The deal to clear-cut the valuable sal hardwood timber is said to be worth at least $500,000,000, and if there is no airport, there will be no justification to clear the forest.
Illegal natural resource extraction is already the most lucrative business in Nepal, with contractors enjoying full political protection from the local ward chairs to the federal government in Kathmandu. Illegal sand-mining, quarrying, and the land mafia are well-established and have deep connections to politicians at the highest levels in Nepal.
In the 2017 elections, some of these contractors even got themselves elected as mayors, and became members of provincial and federal parliaments. Illegal and unsustainable sand and boulder mining of mountains and rivers have changed the entire landscape of parts of Nepal.
The government and backers of the project have called those opposing the project ‘anti-development’ and ‘dollar-funded’, and who do not want to see Nepal prosper.
Bara district, where Nijgad is located, is also ground-zero for extreme weather events: heat waves, recurring floods, winter cold snaps that have killed hundreds, and even a freak tornado last year that flattened villages, killing 70.

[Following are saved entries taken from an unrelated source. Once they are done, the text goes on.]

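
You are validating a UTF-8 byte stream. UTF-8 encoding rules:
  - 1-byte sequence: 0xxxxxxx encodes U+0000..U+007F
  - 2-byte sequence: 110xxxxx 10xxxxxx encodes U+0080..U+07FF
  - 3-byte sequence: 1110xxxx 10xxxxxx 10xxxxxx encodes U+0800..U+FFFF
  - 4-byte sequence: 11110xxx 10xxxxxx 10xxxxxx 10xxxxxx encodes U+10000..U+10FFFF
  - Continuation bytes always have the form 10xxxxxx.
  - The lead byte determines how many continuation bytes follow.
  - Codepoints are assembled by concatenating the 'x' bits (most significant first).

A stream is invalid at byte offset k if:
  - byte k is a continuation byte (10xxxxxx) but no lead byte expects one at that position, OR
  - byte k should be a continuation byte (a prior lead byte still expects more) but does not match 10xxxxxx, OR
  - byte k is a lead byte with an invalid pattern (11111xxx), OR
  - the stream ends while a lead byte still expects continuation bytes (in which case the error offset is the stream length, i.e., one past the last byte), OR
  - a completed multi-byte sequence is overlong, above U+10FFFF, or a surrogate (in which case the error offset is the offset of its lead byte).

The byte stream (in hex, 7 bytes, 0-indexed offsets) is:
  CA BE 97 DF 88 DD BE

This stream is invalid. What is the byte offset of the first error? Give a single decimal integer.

Answer: 2

Derivation:
Byte[0]=CA: 2-byte lead, need 1 cont bytes. acc=0xA
Byte[1]=BE: continuation. acc=(acc<<6)|0x3E=0x2BE
Completed: cp=U+02BE (starts at byte 0)
Byte[2]=97: INVALID lead byte (not 0xxx/110x/1110/11110)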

With the climate crisis intensifying natural disasters, would any developer investing $3.45 billion take such a site seriously for an airport that needs to be a busy international hub?
The answer is no. But there is just too much money to be made, and Nepal’s kleptocracy is pushing this ghost airport so it can make a quick killing.
Kashish Das Shrestha is a National Geographic Explorer. He is a former adviser to Parliament’s Natural Resources and Means Committee and Water and Energy Committee.